MH370 chief investigator resigns following criticism of plane search
Image credit: reuters
The head of Malaysia’s civil aviation authority has resigned after criticism about the way in which the investigation into the disappearance of Flight MH370 was handled.
Azharuddin Abdul Rahman says he is quitting after an investigation report highlighted shortcomings in the air traffic control centre during the flight’s disappearance four years ago.
The report raised the possibility the jet may have been hijacked even though there was no conclusive evidence of why the plane went off course and flew for over seven hours after severing communications.
MH370 disappeared in mysterious circumstances on 8 March 2014, after communications from the plane were cut during what was supposed to be a routine flight from Kuala Lumpur to Beijing.
In 2016 the Australian crash investigator overseeing the then ongoing search for the missing aircraft said in an interview that he believed the plane plunged into the sea at almost 400km/h.
The dramatic descent suggested that no one was in control of the aircraft at the time of the crash.
Rahman said the report did not blame the civil aviation department for the plane’s loss but it found the air traffic control centre failed to comply with operating procedures.
“Therefore, it is with regret and after much thought and contemplation that I have decided to resign as chairman of Civil Aviation Authority of Malaysia,” he said in his statement, adding he has served his resignation and will step down in two weeks.
The investigative report, prepared by a 19-member international team, said the cause of the disappearance cannot be determined until the wreckage and the plane’s black boxes are found.
However, the report said the investigation showed lapses by air traffic control, including a failure to swiftly initiate an emergency response and monitor radar continuously, relying too much on information from Malaysia Airlines and not getting in touch with the military for help.
New Malaysian transport minister Anthony Loke said the government has formed a committee to investigate and take action against any misconduct based on the report findings.

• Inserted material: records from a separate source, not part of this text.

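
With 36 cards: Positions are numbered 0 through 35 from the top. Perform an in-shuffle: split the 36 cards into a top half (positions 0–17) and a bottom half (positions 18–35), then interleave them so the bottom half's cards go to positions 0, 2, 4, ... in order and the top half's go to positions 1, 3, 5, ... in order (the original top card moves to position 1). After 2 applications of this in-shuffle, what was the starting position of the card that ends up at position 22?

Work backwards from position 22, undoing one in-shuffle at a time:
22 ← 29 ← 14
So the card now at position 22 started at position 14.

14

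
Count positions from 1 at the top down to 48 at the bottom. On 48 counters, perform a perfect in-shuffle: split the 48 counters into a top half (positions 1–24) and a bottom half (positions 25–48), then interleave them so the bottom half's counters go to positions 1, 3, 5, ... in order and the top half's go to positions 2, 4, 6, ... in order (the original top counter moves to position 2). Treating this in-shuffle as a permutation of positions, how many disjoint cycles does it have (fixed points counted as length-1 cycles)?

Trace each unvisited position around until it returns:
(1 2 4 8 16 32 ... len 21) (3 6 12 24 48 47 ... len 21) (7 14 28) (21 42 35)
4 cycles in total.

4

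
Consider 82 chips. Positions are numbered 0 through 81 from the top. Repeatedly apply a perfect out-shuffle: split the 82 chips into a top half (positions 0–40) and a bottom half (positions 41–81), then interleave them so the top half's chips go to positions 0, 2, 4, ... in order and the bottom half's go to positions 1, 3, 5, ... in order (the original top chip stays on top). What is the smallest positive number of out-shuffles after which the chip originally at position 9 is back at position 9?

6

Follow position 9 under repeated out-shuffles:
9 → 18 → 36 → 72 → 63 → 45 → 9
It first returns after 6 out-shuffles.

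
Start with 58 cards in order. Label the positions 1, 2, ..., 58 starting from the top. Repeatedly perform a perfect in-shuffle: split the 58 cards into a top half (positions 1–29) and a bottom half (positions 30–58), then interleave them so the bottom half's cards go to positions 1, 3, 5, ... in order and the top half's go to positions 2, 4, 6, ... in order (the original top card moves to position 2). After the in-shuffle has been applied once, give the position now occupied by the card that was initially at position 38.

Track the card's position through each in-shuffle:
38 → 17

17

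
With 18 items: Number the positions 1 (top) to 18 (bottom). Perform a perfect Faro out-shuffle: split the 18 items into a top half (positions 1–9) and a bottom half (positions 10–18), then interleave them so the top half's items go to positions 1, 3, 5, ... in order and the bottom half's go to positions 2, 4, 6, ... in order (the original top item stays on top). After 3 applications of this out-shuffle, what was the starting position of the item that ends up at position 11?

Work backwards from position 11, undoing one out-shuffle at a time:
11 ← 6 ← 12 ← 15
So the item now at position 11 started at position 15.

15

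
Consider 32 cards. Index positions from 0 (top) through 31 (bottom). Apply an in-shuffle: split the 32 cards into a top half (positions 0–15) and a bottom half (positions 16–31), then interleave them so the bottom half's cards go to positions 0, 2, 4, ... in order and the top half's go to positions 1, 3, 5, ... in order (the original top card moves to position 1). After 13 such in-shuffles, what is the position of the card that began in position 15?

28

Track position through each in-shuffle: 15 → 31 → 30 → 28 → 24 → ... (continuing for 13 shuffles total) → 28.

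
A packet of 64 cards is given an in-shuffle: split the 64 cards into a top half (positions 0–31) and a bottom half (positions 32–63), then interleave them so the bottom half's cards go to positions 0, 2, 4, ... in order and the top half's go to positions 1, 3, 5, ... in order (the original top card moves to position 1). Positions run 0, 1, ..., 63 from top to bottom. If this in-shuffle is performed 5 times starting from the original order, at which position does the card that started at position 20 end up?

21

Track the card's position through each in-shuffle:
20 → 41 → 18 → 37 → 10 → 21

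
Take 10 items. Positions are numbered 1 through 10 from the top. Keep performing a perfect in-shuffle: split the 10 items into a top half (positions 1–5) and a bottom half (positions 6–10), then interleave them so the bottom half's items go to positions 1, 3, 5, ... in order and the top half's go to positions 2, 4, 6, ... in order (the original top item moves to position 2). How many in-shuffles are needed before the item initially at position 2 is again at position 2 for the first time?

Follow position 2 under repeated in-shuffles:
2 → 4 → 8 → 5 → 10 → 9 → 7 → 3 → 6 → 1 → 2
It first returns after 10 in-shuffles.

10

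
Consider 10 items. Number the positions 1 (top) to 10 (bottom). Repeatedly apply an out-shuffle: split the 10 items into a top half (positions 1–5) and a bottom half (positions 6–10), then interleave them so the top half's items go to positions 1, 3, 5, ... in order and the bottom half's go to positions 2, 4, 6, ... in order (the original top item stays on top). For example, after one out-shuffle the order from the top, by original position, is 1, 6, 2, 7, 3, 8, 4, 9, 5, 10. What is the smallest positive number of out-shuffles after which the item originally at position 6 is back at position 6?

Follow position 6 under repeated out-shuffles:
6 → 2 → 3 → 5 → 9 → 8 → 6
It first returns after 6 out-shuffles.

6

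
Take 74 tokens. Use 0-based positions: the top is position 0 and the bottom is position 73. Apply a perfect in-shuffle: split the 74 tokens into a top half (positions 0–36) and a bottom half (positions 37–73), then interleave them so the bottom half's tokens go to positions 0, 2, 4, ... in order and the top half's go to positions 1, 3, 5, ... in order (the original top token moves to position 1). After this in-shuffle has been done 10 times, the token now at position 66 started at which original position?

57

Work backwards from position 66, undoing one in-shuffle at a time:
66 ← 70 ← 72 ← 73 ← 36 ← 55 ← 27 ← 13 ← 6 ← 40 ← 57
So the token now at position 66 started at position 57.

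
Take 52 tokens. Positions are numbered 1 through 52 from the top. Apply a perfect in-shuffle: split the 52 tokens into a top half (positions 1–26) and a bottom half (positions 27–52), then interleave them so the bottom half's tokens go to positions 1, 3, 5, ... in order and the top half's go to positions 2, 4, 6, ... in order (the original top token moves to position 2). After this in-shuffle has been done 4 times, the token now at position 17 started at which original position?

11

Work backwards from position 17, undoing one in-shuffle at a time:
17 ← 35 ← 44 ← 22 ← 11
So the token now at position 17 started at position 11.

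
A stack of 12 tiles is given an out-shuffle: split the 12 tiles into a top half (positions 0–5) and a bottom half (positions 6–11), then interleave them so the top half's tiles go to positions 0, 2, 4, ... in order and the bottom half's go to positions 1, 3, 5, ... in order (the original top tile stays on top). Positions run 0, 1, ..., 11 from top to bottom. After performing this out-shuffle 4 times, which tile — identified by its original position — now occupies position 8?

6

Work backwards from position 8, undoing one out-shuffle at a time:
8 ← 4 ← 2 ← 1 ← 6
So the tile now at position 8 started at position 6.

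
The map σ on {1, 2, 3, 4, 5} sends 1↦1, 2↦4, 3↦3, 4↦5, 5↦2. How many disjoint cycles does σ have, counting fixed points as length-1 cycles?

Cycle decomposition: (1) (2 4 5) (3).
3 cycles.

3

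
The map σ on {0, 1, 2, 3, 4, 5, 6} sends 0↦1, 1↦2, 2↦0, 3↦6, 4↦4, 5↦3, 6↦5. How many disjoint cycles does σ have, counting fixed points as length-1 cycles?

Cycle decomposition: (0 1 2) (3 6 5) (4).
3 cycles.

3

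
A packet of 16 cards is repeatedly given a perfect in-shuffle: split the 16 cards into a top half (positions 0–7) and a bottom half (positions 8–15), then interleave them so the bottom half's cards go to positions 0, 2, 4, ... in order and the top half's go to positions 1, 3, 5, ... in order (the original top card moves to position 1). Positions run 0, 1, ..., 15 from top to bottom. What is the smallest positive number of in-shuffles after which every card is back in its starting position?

8

The in-shuffle permutes the 16 positions with cycle lengths [8, 8].
Every card is home exactly when every cycle has completed a whole number of laps, i.e. after lcm(8) = 8 in-shuffles.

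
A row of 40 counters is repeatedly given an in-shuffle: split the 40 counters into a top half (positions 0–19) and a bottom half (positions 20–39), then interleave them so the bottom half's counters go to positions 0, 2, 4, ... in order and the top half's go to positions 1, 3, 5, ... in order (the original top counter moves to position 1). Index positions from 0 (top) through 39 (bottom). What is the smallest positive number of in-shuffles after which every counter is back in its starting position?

The in-shuffle permutes the 40 positions with cycle lengths [20, 20].
Every counter is home exactly when every cycle has completed a whole number of laps, i.e. after lcm(20) = 20 in-shuffles.

20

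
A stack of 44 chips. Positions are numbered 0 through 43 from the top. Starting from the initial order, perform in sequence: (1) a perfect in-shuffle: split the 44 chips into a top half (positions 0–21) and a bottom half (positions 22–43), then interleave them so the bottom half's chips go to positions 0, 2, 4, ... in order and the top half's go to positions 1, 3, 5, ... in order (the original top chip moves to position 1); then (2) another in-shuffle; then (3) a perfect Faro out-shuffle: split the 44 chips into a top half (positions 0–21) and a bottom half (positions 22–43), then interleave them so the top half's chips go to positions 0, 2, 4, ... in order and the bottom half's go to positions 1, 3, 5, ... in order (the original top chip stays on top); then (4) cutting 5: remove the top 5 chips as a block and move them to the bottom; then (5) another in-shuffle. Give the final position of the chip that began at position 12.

Track the chip from position 12 forward through each operation:
  after op 1 (in-shuffle): 12 → 25
  after op 2 (in-shuffle): 25 → 6
  after op 3 (out-shuffle): 6 → 12
  after op 4 (cut 5): 12 → 7
  after op 5 (in-shuffle): 7 → 15

15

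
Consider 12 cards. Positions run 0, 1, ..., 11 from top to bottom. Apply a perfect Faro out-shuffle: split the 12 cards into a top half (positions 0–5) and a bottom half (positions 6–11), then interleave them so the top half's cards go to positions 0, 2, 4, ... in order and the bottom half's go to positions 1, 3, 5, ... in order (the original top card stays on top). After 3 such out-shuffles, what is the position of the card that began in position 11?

Position 11 is a fixed point of every out-shuffle, so the card never moves.

11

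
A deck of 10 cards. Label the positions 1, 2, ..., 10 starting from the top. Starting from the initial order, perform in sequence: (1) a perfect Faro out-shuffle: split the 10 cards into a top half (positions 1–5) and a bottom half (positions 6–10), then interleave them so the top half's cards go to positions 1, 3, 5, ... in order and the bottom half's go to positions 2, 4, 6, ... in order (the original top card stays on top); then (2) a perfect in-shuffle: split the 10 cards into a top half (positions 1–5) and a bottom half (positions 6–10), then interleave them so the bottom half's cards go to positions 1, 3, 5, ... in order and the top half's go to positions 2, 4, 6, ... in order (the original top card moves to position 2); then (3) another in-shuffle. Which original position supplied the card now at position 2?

8

Undo the operations in reverse order, starting from position 2:
  undo op 3 (in-shuffle, from top half): 2 ← 1
  undo op 2 (in-shuffle, from bottom half): 1 ← 6
  undo op 1 (out-shuffle, from bottom half): 6 ← 8
So the card at position 2 came from original position 8.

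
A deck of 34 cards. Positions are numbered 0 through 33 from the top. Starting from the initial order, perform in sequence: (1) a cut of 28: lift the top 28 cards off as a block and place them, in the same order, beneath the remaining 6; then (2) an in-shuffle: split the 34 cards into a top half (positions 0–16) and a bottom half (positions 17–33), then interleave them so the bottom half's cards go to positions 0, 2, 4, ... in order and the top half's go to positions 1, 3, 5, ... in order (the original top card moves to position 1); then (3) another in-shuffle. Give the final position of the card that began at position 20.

Track the card from position 20 forward through each operation:
  after op 1 (cut 28): 20 → 26
  after op 2 (in-shuffle): 26 → 18
  after op 3 (in-shuffle): 18 → 2

2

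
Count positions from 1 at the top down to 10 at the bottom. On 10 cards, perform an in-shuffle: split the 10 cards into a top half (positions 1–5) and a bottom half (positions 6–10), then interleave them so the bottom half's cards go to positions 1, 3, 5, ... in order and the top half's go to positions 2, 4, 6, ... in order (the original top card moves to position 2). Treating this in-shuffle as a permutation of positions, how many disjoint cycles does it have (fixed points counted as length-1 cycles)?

Trace each unvisited position around until it returns:
(1 2 4 8 5 10 9 7 3 6)
1 cycle in total.

1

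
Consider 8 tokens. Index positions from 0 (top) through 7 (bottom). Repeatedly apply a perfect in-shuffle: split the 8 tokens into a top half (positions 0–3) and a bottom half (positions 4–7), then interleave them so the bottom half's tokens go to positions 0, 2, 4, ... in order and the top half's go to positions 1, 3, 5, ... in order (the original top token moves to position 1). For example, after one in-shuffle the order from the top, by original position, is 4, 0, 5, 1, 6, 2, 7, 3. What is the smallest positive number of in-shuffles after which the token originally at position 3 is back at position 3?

6

Follow position 3 under repeated in-shuffles:
3 → 7 → 6 → 4 → 0 → 1 → 3
It first returns after 6 in-shuffles.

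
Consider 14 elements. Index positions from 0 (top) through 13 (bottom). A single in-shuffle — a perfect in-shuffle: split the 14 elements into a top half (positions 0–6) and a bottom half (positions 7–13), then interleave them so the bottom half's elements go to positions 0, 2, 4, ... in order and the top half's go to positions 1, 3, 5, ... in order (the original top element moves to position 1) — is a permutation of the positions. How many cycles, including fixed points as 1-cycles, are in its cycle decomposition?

4

Trace each unvisited position around until it returns:
(0 1 3 7) (2 5 11 8) (4 9) (6 13 12 10)
4 cycles in total.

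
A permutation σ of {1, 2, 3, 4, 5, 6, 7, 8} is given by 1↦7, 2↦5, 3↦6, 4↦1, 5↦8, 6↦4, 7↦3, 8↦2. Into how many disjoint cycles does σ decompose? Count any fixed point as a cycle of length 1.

2

Cycle decomposition: (1 7 3 6 4) (2 5 8).
2 cycles.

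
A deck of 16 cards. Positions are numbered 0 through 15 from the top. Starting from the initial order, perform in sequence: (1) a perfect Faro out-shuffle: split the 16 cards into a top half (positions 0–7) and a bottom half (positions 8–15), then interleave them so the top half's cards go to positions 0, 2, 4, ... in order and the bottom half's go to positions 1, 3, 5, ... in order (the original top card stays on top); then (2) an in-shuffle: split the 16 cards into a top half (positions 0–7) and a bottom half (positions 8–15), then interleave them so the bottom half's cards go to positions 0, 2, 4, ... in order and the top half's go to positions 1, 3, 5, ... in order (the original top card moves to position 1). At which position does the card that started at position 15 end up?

Track the card from position 15 forward through each operation:
  after op 1 (out-shuffle): 15 → 15
  after op 2 (in-shuffle): 15 → 14

14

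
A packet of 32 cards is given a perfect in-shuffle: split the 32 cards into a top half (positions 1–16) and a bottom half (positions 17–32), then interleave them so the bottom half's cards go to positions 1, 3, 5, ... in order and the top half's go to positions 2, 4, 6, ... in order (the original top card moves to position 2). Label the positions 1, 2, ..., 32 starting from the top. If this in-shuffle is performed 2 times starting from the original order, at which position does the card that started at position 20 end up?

14

Track the card's position through each in-shuffle:
20 → 7 → 14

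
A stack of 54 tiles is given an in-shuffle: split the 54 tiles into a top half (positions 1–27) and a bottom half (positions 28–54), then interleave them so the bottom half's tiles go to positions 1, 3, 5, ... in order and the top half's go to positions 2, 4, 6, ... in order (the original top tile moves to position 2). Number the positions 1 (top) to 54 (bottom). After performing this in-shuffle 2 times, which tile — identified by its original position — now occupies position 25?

20

Work backwards from position 25, undoing one in-shuffle at a time:
25 ← 40 ← 20
So the tile now at position 25 started at position 20.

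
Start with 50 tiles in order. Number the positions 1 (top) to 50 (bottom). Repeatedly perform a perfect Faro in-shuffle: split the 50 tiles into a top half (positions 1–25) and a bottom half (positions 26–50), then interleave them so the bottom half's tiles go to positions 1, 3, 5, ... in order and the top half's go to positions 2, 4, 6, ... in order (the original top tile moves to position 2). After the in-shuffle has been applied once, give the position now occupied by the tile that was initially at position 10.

20

Track the tile's position through each in-shuffle:
10 → 20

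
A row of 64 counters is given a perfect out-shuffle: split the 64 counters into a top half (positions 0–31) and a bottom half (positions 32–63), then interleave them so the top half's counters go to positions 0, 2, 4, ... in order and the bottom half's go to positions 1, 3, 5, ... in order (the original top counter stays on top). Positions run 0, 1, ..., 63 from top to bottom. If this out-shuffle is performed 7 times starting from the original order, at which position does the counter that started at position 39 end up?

Track the counter's position through each out-shuffle:
39 → 15 → 30 → 60 → 57 → 51 → 39 → 15

15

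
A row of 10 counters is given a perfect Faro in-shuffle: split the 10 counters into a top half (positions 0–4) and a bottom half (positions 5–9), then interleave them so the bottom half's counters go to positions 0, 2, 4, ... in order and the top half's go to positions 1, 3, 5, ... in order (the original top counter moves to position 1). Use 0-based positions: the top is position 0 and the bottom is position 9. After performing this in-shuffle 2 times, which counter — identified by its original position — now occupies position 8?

4

Work backwards from position 8, undoing one in-shuffle at a time:
8 ← 9 ← 4
So the counter now at position 8 started at position 4.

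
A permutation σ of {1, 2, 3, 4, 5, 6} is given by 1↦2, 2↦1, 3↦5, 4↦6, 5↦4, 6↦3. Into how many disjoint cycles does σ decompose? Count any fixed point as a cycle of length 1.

Cycle decomposition: (1 2) (3 5 4 6).
2 cycles.

2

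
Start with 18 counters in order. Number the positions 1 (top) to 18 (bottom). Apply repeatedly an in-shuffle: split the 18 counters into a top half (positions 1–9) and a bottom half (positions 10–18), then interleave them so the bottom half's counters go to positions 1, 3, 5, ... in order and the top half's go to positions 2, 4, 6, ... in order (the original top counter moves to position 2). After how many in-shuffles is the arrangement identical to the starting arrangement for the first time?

The in-shuffle permutes the 18 positions with cycle lengths [18].
Every counter is home exactly when every cycle has completed a whole number of laps, i.e. after lcm(18) = 18 in-shuffles.

18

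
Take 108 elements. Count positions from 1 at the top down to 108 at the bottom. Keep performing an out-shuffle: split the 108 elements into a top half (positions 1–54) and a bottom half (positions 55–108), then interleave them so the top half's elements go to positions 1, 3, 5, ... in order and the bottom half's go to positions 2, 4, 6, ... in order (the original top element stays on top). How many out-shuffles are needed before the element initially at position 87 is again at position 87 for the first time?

Follow position 87 under repeated out-shuffles:
87 → 66 → 24 → 47 → 93 → 78 → 48 → 95 → ... → 87 (length 106)
It first returns after 106 out-shuffles.

106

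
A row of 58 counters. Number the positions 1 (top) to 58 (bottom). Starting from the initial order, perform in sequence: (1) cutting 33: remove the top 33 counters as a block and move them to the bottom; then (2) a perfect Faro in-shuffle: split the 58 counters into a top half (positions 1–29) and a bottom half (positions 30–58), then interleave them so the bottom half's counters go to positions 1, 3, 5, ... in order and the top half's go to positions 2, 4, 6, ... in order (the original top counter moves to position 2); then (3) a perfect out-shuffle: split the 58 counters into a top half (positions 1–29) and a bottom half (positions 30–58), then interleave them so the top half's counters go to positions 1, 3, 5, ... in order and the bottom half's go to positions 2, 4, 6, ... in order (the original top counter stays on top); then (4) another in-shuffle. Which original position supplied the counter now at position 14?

35

Undo the operations in reverse order, starting from position 14:
  undo op 4 (in-shuffle, from top half): 14 ← 7
  undo op 3 (out-shuffle, from top half): 7 ← 4
  undo op 2 (in-shuffle, from top half): 4 ← 2
  undo op 1 (cut 33): 2 ← 35
So the counter at position 14 came from original position 35.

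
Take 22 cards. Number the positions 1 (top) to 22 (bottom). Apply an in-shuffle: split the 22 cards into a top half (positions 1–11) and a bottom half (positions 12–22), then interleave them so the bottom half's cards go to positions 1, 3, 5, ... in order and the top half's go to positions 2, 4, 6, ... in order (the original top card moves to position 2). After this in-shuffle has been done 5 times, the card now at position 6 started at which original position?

Work backwards from position 6, undoing one in-shuffle at a time:
6 ← 3 ← 13 ← 18 ← 9 ← 16
So the card now at position 6 started at position 16.

16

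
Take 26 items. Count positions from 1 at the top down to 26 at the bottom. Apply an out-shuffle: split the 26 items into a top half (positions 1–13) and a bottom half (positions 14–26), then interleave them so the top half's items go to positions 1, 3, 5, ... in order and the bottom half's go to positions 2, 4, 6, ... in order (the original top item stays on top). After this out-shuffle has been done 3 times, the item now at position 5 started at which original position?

Work backwards from position 5, undoing one out-shuffle at a time:
5 ← 3 ← 2 ← 14
So the item now at position 5 started at position 14.

14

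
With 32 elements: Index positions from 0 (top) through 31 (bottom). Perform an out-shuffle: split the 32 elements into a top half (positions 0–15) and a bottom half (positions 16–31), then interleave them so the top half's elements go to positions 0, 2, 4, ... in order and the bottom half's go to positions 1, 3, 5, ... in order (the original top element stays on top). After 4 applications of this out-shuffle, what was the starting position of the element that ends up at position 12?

24

Work backwards from position 12, undoing one out-shuffle at a time:
12 ← 6 ← 3 ← 17 ← 24
So the element now at position 12 started at position 24.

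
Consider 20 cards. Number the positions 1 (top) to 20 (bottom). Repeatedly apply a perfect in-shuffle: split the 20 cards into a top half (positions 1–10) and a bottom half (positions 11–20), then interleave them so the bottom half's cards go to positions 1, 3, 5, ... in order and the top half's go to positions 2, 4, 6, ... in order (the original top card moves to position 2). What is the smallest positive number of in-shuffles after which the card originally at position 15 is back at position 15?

Follow position 15 under repeated in-shuffles:
15 → 9 → 18 → 15
It first returns after 3 in-shuffles.

3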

The report said there was insufficient information to determine if the aircraft broke up in the air or during impact with the ocean.
Scattered pieces of debris that washed ashore on African beaches and Indian Ocean islands indicated a distant remote stretch of the ocean where the plane is likely to have crashed.
But a government search by Australia, Malaysia and China failed to pinpoint a location.
And a second, private search by US company Ocean Infinity that finished at the end of May also found no sign of a possible crash site.
Malaysia’s government has said it will the resume search if credible evidence on the plane’s location emerges.
The search for the missing plane involved surveys of 120,000 sq km of the ocean floor, producing three-dimensional models of undersea landforms, and data regarding ocean depths and drifts.
While unsuccessful in its goal, the data was released online by Geoscience Australia last year to be exploited by fishermen, oceanographers and other researchers.